Tuesday, March 25, 2008

Mazaher from Maghdousheh

This is the season of mazaher (orange blossom water) in Lebanon. Mazaher is made by distilling the flowers of the bitter orange (Citrus aurentium) , and is very popular in Lebanon where it is used for perfuming sweets and in drinks. The season is very short (mid March to early April) and this year it has been shortened even more by two khamseen events which brought temperatures up to 33 celcius with hot dry winds.

One of the most famous mazaher in Lebanon is made in the Southern village of Maghdousheh, right above the city of Saida. In spring, Maghdousheh smells like paradise because of the thousands of bitter orange trees that come into flower at the same time. This is where I went today to take pictures for a forthcoming website (and book) on traditional Lebanese foods. Above is a photo of a man harvesting the orange blossoms in a sea of trees.

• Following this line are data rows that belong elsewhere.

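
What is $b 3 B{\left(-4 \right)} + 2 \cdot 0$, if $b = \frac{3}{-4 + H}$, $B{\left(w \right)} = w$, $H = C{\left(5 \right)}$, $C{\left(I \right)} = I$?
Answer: $-36$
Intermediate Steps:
$H = 5$
$b = 3$ ($b = \frac{3}{-4 + 5} = \frac{3}{1} = 3 \cdot 1 = 3$)
$b 3 B{\left(-4 \right)} + 2 \cdot 0 = 3 \cdot 3 \left(-4\right) + 2 \cdot 0 = 9 \left(-4\right) + 0 = -36 + 0 = -36$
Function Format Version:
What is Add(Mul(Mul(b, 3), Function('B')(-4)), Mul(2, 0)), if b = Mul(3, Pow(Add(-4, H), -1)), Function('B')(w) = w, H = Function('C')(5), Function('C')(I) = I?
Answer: -36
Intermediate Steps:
H = 5
b = 3 (b = Mul(3, Pow(Add(-4, 5), -1)) = Mul(3, Pow(1, -1)) = Mul(3, 1) = 3)
Add(Mul(Mul(b, 3), Function('B')(-4)), Mul(2, 0)) = Add(Mul(Mul(3, 3), -4), Mul(2, 0)) = Add(Mul(9, -4), 0) = Add(-36, 0) = -36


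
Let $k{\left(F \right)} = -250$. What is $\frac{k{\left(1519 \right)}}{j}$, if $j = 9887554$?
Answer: $- \frac{125}{4943777} \approx -2.5284 \cdot 10^{-5}$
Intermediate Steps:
$\frac{k{\left(1519 \right)}}{j} = - \frac{250}{9887554} = \left(-250\right) \frac{1}{9887554} = - \frac{125}{4943777}$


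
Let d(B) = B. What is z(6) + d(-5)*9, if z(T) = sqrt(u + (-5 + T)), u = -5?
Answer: -45 + 2*I ≈ -45.0 + 2.0*I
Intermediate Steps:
z(T) = sqrt(-10 + T) (z(T) = sqrt(-5 + (-5 + T)) = sqrt(-10 + T))
z(6) + d(-5)*9 = sqrt(-10 + 6) - 5*9 = sqrt(-4) - 45 = 2*I - 45 = -45 + 2*I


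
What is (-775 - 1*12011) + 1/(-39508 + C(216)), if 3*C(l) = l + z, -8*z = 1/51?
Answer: -617175937914/48269665 ≈ -12786.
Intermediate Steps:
z = -1/408 (z = -⅛/51 = -⅛*1/51 = -1/408 ≈ -0.0024510)
C(l) = -1/1224 + l/3 (C(l) = (l - 1/408)/3 = (-1/408 + l)/3 = -1/1224 + l/3)
(-775 - 1*12011) + 1/(-39508 + C(216)) = (-775 - 1*12011) + 1/(-39508 + (-1/1224 + (⅓)*216)) = (-775 - 12011) + 1/(-39508 + (-1/1224 + 72)) = -12786 + 1/(-39508 + 88127/1224) = -12786 + 1/(-48269665/1224) = -12786 - 1224/48269665 = -617175937914/48269665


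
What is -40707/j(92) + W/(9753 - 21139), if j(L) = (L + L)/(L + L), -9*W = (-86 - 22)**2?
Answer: -231744303/5693 ≈ -40707.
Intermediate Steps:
W = -1296 (W = -(-86 - 22)**2/9 = -1/9*(-108)**2 = -1/9*11664 = -1296)
j(L) = 1 (j(L) = (2*L)/((2*L)) = (2*L)*(1/(2*L)) = 1)
-40707/j(92) + W/(9753 - 21139) = -40707/1 - 1296/(9753 - 21139) = -40707*1 - 1296/(-11386) = -40707 - 1296*(-1/11386) = -40707 + 648/5693 = -231744303/5693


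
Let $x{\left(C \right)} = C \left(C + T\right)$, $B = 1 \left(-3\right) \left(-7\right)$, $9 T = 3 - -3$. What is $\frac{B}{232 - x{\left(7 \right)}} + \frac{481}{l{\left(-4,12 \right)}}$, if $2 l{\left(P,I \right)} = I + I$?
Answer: $\frac{258091}{6420} \approx 40.201$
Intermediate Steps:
$T = \frac{2}{3}$ ($T = \frac{3 - -3}{9} = \frac{3 + 3}{9} = \frac{1}{9} \cdot 6 = \frac{2}{3} \approx 0.66667$)
$l{\left(P,I \right)} = I$ ($l{\left(P,I \right)} = \frac{I + I}{2} = \frac{2 I}{2} = I$)
$B = 21$ ($B = \left(-3\right) \left(-7\right) = 21$)
$x{\left(C \right)} = C \left(\frac{2}{3} + C\right)$ ($x{\left(C \right)} = C \left(C + \frac{2}{3}\right) = C \left(\frac{2}{3} + C\right)$)
$\frac{B}{232 - x{\left(7 \right)}} + \frac{481}{l{\left(-4,12 \right)}} = \frac{21}{232 - \frac{1}{3} \cdot 7 \left(2 + 3 \cdot 7\right)} + \frac{481}{12} = \frac{21}{232 - \frac{1}{3} \cdot 7 \left(2 + 21\right)} + 481 \cdot \frac{1}{12} = \frac{21}{232 - \frac{1}{3} \cdot 7 \cdot 23} + \frac{481}{12} = \frac{21}{232 - \frac{161}{3}} + \frac{481}{12} = \frac{21}{\frac{535}{3}} + \frac{481}{12} = 21 \cdot \frac{3}{535} + \frac{481}{12} = \frac{63}{535} + \frac{481}{12} = \frac{258091}{6420}$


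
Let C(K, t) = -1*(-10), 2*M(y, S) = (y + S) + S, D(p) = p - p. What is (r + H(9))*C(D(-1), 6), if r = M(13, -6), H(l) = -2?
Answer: -15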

Here's a close up of the fragrant orange blossom.

And here's a proud producer showing his precious mazaher, with behind him the wood-fired alembic.

1 comment:

Leila said...

I am so excited. My aunt (mar't 'ammi) Amal Khoury is from Maghdoushe and I have a half liter of her mazaher. As I've said elsewhere, my mother used it as social currency when she was teaching at AUB. Her Beirut colleagues thought she wasn't very fancy, which she isn't - she's more of a frugal, modest Protestant lady and doesn't wear lots gold or any couture; but they were REALLY impressed that she had access to large quantities of Maghdoushe mazaher. Mom gave bottles of it away to great acclaim.

These Beirut colleagues and friends never came down south to visit, by the way. THe idea of going to Mieh-Mieh (30 minutes from Beirut) was too foreign. But they'll take the mazaher, yes!